Saturday, October 15, 2016

Notes on Twee and Why It Should Be Deplored

Usually I'm pretty up-to-date about language, but I admit to being well behind the power curve when it comes to this latest one: twee.

It started with an article in New York Times, in which the writer discussed the outréness of the word 'fiancé,' asserting that it was "twee."  And I went, "what in the Hell is that?" After all, fiancé sounds a lot more genteel than "the guy I'm shacked up with" when talking to older generations.

Atlantic magazine provided me with a perspective, sort of. It declared twee to be excessively sweet, dainty, sentimental, even to the point of sickening the ironic sensibility.''

Twee’s core values include “a healthy suspicion of adulthood”; “a steadfast focus on our essential goodness”; “the cultivation of a passion project” (T-shirt company, organic food truck); and “the utter dispensing with of ‘cool’ as it’s conventionally known, often in favor of a kind of fetishization of the nerd, the geek, the dork, the virgin.”


I was astonished that the definer of "twee" complained about Zooey Deschanel as being unabashedly twee, like her character in The New Girl was a bad thing. And I must question, why is sweetness, daintyness, and sentimentality bad? When adults are messing up so readily, why not be suspicious of adulthood? What's wrong with passion projects? Why is 'cool' so enshrined? Isn't 'cool' for poseurs?
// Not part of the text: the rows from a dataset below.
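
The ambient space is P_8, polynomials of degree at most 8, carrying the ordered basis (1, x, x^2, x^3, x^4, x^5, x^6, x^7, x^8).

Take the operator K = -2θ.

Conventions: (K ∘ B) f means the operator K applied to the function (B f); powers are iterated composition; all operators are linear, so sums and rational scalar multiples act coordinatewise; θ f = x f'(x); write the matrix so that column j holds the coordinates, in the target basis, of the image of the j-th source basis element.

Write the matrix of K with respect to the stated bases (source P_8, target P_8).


the matrix is [[0, 0, 0, 0, 0, 0, 0, 0, 0]; [0, -2, 0, 0, 0, 0, 0, 0, 0]; [0, 0, -4, 0, 0, 0, 0, 0, 0]; [0, 0, 0, -6, 0, 0, 0, 0, 0]; [0, 0, 0, 0, -8, 0, 0, 0, 0]; [0, 0, 0, 0, 0, -10, 0, 0, 0]; [0, 0, 0, 0, 0, 0, -12, 0, 0]; [0, 0, 0, 0, 0, 0, 0, -14, 0]; [0, 0, 0, 0, 0, 0, 0, 0, -16]] (rows listed top to bottom)

image of 1: 0
image of x: -2x
image of x^2: -4x^2
image of x^3: -6x^3
image of x^4: -8x^4
image of x^5: -10x^5
image of x^6: -12x^6
image of x^7: -14x^7
image of x^8: -16x^8
each image's coordinates form column j of the matrix


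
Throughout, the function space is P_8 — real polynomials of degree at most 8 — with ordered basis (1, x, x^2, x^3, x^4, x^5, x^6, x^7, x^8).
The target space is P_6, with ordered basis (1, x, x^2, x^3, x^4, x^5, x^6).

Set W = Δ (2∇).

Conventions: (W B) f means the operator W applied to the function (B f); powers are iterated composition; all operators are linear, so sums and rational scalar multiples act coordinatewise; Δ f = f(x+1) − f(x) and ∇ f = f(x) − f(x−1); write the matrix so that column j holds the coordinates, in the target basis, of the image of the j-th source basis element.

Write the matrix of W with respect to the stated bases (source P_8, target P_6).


the matrix is [[0, 0, 4, 0, 4, 0, 4, 0, 4]; [0, 0, 0, 12, 0, 20, 0, 28, 0]; [0, 0, 0, 0, 24, 0, 60, 0, 112]; [0, 0, 0, 0, 0, 40, 0, 140, 0]; [0, 0, 0, 0, 0, 0, 60, 0, 280]; [0, 0, 0, 0, 0, 0, 0, 84, 0]; [0, 0, 0, 0, 0, 0, 0, 0, 112]] (rows listed top to bottom)

image of 1: 0
image of x: 0
image of x^2: 4
image of x^3: 12x
image of x^4: 24x^2 + 4
image of x^5: 40x^3 + 20x
image of x^6: 60x^4 + 60x^2 + 4
image of x^7: 84x^5 + 140x^3 + 28x
image of x^8: 112x^6 + 280x^4 + 112x^2 + 4
each image's coordinates form column j of the matrix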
Nerds, dorks, and geeks might have come into their own. And some people have become reconstituted virgins. Or to borrow a post-Civil War expression, galvanized virgins!







10 comments:

TexWisGirl said...

i remember first reading the word 'twee' somewhere in an article on-line. i had to look it up, too.

John A Hill said...

It's new to me. I doubt it will find its way into my vocabulary but at least I'll know what it means when I encounter others that use it.

Mike said...

After you get to be older it becomes too much trouble to keep up with the latest jargon.

Bilbo said...

I'd not heard the word before, but I'm unlikely to use it in any case. Now, "galvanized virgins" ... that's a useful term!

Deena said...

It get the idea of 'twee,' but it does sound very judgemental. But there's a lot of that going on. Galvinized virgin describes some of my born-again friends.

Cloudia said...

Thanks for this dispatch from the [culture] front, pal!

allenwoodhaven said...

I'd heard the term in passing but had no idea what it meant. Thanks!

Gorilla Bananas said...

I remember that word! I tend to associate it with frills and bows. But I'm not convinced that girl is a virgin. Something in her eyes tell me she's known man.

Gorilla Bananas said...

I remember that word! I tend to associate it with frills and bows. But I'm not convinced that girl is a virgin. Something in her eyes tell me she's known man.

eViL pOp TaRt said...

Thanks for your thoughts, my friends!

Gorilla Bananas, so who's keeping score?